Of course, OF COURSE, there are good sides to and positive outcomes of social media. You’re here, aren’t you? You’re here reading this letter, which means you found me or were introduced to me and enjoyed me enough to subscribe. I’ve met many people via Instagram who’ve impacted my life in one way or another, and I know they’d say the same about me. Social media, when used correctly, can be influential in healthy ways. Hell, it can even be fun! You can find likeminded individuals with similar life experiences with whom you really connect, yes. But it can also feel like a never-ending pissing contest with constant displays of falsified or exaggerated strength, happiness, thinness, wellness, anger, sadness, outrage —you name it, social media has it in droves.
“Pics or it didn’t happen” used to be a funny throwaway phrase Millennials would use to razz each other at the beginning of our relationship with social media, when taking low-quality pictures of your monochromatic plate of Tex-Mex food and throwing the Nashville filter on it was the height of Instagram. Now, as Freya argues in her letter, it truly is as though life didn’t happen unless you have the content to prove it and, to live like that and capture it all, one must let the phone see first. Always.

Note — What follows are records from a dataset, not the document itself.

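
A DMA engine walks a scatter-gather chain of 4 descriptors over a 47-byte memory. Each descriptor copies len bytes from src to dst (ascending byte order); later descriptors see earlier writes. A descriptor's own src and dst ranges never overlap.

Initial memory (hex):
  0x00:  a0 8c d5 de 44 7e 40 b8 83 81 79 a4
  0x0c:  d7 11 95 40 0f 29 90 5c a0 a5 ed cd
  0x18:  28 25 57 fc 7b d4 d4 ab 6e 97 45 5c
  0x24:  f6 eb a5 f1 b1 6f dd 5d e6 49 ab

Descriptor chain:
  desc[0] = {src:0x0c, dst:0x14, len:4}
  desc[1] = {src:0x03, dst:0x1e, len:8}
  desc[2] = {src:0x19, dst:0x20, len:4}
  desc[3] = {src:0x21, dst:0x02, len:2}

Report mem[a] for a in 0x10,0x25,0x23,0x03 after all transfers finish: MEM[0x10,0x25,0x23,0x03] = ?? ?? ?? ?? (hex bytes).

#0 dst[0x14+4] := {0xd7,0x11,0x95,0x40}
#1 dst[0x1e+8] := {0xde,0x44,0x7e,0x40,0xb8,0x83,0x81,0x79}
#2 dst[0x20+4] := {0x25,0x57,0xfc,0x7b}
#3 dst[0x02+2] := {0x57,0xfc}
query mem[0x10]=0x0f, mem[0x25]=0x79, mem[0x23]=0x7b, mem[0x03]=0xfc

MEM[0x10,0x25,0x23,0x03] = 0f 79 7b fc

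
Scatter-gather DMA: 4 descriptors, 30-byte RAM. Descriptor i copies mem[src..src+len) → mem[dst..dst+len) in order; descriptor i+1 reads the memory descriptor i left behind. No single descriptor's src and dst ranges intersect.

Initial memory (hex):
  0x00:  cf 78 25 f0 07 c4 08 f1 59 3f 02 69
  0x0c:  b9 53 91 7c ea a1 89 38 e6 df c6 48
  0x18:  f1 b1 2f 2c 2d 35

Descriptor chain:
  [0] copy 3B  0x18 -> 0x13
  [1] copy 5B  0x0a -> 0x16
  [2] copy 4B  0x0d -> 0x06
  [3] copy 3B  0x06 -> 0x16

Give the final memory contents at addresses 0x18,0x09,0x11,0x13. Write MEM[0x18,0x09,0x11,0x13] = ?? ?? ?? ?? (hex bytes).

#0 dst[0x13+3] := {0xf1,0xb1,0x2f}
#1 dst[0x16+5] := {0x02,0x69,0xb9,0x53,0x91}
#2 dst[0x06+4] := {0x53,0x91,0x7c,0xea}
#3 dst[0x16+3] := {0x53,0x91,0x7c}
query mem[0x18]=0x7c, mem[0x09]=0xea, mem[0x11]=0xa1, mem[0x13]=0xf1

MEM[0x18,0x09,0x11,0x13] = 7c ea a1 f1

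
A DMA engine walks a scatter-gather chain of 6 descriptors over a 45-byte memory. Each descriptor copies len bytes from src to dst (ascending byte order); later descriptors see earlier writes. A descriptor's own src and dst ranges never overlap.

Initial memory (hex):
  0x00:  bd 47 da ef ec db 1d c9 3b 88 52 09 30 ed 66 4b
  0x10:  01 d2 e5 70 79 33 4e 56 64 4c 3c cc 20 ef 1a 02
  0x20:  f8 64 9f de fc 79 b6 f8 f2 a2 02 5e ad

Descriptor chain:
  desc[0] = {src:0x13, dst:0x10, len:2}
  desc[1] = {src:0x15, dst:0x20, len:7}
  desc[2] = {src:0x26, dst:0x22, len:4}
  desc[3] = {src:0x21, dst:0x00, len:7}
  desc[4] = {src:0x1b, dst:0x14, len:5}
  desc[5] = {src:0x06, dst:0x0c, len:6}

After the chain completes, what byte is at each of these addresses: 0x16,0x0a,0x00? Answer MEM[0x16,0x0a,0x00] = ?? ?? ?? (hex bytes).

  after D0: wrote 2B at 0x10 = 7079
  after D1: wrote 7B at 0x20 = 334e56644c3ccc
  after D2: wrote 4B at 0x22 = ccf8f2a2
  after D3: wrote 7B at 0x00 = 4eccf8f2a2ccf8
  after D4: wrote 5B at 0x14 = cc20ef1a02
  after D5: wrote 6B at 0x0c = f8c93b885209
query mem[0x16]=0xef, mem[0x0a]=0x52, mem[0x00]=0x4e

MEM[0x16,0x0a,0x00] = ef 52 4e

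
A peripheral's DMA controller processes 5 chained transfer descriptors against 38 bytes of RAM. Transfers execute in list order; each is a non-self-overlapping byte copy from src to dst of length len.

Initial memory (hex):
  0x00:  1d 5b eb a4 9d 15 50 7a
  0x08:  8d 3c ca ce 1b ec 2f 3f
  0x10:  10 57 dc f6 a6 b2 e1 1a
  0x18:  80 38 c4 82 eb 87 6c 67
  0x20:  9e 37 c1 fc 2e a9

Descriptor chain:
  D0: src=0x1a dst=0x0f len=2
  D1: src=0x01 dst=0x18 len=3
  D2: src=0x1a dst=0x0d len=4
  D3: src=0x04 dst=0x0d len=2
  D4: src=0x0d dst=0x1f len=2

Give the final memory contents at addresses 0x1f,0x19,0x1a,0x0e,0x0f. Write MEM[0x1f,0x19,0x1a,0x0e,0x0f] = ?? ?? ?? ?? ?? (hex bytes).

D0: mem[0x0f..0x10] <- [c4 82]
D1: mem[0x18..0x1a] <- [5b eb a4]
D2: mem[0x0d..0x10] <- [a4 82 eb 87]
D3: mem[0x0d..0x0e] <- [9d 15]
D4: mem[0x1f..0x20] <- [9d 15]
query mem[0x1f]=0x9d, mem[0x19]=0xeb, mem[0x1a]=0xa4, mem[0x0e]=0x15, mem[0x0f]=0xeb

MEM[0x1f,0x19,0x1a,0x0e,0x0f] = 9d eb a4 15 eb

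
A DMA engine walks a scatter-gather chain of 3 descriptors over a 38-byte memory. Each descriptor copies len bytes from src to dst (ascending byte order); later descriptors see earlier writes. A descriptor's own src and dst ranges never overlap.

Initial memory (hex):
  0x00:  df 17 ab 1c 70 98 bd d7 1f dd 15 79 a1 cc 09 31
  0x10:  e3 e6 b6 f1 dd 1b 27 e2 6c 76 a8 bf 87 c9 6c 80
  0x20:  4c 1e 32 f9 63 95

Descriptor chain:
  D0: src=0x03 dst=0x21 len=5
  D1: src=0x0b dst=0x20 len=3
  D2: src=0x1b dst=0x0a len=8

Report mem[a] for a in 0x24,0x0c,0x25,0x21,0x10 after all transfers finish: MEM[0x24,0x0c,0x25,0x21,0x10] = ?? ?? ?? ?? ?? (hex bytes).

MEM[0x24,0x0c,0x25,0x21,0x10] = bd c9 d7 a1 a1

D0: mem[0x21..0x25] <- [1c 70 98 bd d7]
D1: mem[0x20..0x22] <- [79 a1 cc]
D2: mem[0x0a..0x11] <- [bf 87 c9 6c 80 79 a1 cc]
query mem[0x24]=0xbd, mem[0x0c]=0xc9, mem[0x25]=0xd7, mem[0x21]=0xa1, mem[0x10]=0xa1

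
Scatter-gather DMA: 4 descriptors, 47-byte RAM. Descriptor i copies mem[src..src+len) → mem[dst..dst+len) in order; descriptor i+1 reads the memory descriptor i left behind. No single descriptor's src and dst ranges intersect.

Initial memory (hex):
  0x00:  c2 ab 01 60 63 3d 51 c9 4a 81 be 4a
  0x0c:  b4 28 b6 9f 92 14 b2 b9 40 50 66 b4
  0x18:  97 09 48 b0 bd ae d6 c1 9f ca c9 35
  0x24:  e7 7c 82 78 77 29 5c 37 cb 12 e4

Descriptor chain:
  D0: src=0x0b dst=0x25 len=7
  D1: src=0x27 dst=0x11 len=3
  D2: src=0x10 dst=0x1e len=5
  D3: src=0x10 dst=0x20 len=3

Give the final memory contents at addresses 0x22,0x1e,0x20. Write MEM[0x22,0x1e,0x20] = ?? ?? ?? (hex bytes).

MEM[0x22,0x1e,0x20] = b6 92 92

#0 dst[0x25+7] := {0x4a,0xb4,0x28,0xb6,0x9f,0x92,0x14}
#1 dst[0x11+3] := {0x28,0xb6,0x9f}
#2 dst[0x1e+5] := {0x92,0x28,0xb6,0x9f,0x40}
#3 dst[0x20+3] := {0x92,0x28,0xb6}
query mem[0x22]=0xb6, mem[0x1e]=0x92, mem[0x20]=0x92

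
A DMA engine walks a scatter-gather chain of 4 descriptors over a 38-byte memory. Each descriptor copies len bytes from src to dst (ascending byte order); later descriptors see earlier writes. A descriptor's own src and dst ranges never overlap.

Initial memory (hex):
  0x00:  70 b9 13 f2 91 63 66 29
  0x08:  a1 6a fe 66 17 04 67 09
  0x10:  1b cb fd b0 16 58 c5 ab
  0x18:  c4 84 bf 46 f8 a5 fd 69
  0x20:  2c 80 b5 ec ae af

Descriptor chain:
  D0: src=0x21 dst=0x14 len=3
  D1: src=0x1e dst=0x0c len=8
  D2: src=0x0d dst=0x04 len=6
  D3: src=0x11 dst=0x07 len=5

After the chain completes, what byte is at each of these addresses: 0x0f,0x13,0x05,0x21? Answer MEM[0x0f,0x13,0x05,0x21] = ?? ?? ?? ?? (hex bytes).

MEM[0x0f,0x13,0x05,0x21] = 80 af 2c 80

D0: mem[0x14..0x16] <- [80 b5 ec]
D1: mem[0x0c..0x13] <- [fd 69 2c 80 b5 ec ae af]
D2: mem[0x04..0x09] <- [69 2c 80 b5 ec ae]
D3: mem[0x07..0x0b] <- [ec ae af 80 b5]
query mem[0x0f]=0x80, mem[0x13]=0xaf, mem[0x05]=0x2c, mem[0x21]=0x80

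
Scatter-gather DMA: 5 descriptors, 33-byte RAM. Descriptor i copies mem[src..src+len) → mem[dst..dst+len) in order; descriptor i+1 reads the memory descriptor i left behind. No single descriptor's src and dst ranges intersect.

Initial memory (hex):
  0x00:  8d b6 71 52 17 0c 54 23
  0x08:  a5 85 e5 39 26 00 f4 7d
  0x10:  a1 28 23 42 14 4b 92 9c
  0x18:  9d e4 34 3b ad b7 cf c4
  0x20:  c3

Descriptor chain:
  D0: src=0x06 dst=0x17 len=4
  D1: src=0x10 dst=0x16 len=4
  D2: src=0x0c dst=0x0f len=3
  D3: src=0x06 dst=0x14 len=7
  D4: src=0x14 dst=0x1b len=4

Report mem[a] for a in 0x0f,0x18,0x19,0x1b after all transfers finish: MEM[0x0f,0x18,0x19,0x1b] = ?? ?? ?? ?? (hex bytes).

D0: mem[0x17..0x1a] <- [54 23 a5 85]
D1: mem[0x16..0x19] <- [a1 28 23 42]
D2: mem[0x0f..0x11] <- [26 00 f4]
D3: mem[0x14..0x1a] <- [54 23 a5 85 e5 39 26]
D4: mem[0x1b..0x1e] <- [54 23 a5 85]
query mem[0x0f]=0x26, mem[0x18]=0xe5, mem[0x19]=0x39, mem[0x1b]=0x54

MEM[0x0f,0x18,0x19,0x1b] = 26 e5 39 54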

I used to be all about setting up sneak shots to capture moments on video, but after suffering two pregnancy losses last year, the videos I have of telling friends and family members serve mostly as triggers. In fact, I have them “hidden” in my camera roll so I don’t accidentally stumble across them. Of course, there’s a time and place for video footage like, say, my wedding when I walked down the aisle to a gas station ad. But in being off Instagram for almost three weeks now, I’m re-learning how to just live in the moment and not view everything through a “this could be content” lens, and it’s freeing.
And don’t get me wrong — I’m not NOT taking pictures and video of everyday life and moments, big or small. I’m just not taking them for you anymore; I’m taking them for me. And I’m not taking them with a subconscious ulterior motive to doctor them up and share them later in a clever way that grabs your attention as you doom scroll just so you can like it and comment on it and tell me I’m pretty and worthy — I’ll leave that heavy lifting to my family and friends.
“…put the camera down. Don’t document everything. Stop selling your life off so cheaply to strangers. Keep some things sacred. Let some memories fade and look back at them through fuzzy nostalgia instead of the cheap glare of an iPhone camera roll. Enjoy the fireworks.”
Freya India
Most.
This year for my husband and I’s 1st anniversary, for “paper” i printed off all the photos of memories from our first year of marriage and then deleted most of them off my phone. It was important that we remember these moments, but now instead of saying “Hey, look at this pic… remember this?” on each of our phone screens, we get to sit down together and flip through the memories we made together. Thanks as always for sharing and I couldn’t agree more!
Absolutely magnificent newsletter today. I love your writing so much. I am a chronic over-sharer like you. I could easily document my whole day and people would ask me how I would naturally do that (they were jealous because they were trying to build their account; I felt proud of this skill?!). I have been on a break since mid December. Damn it feels good and I never want to go back. But I still have the itch to watch other peoples lives. I’ve stooped low enough to google peoples IG names and check them on safari. I’m trying to stop that and just live my own life! It’s a real addiction though and hard to get off of and also hard to fill the void of having something suck you in and let you zone out!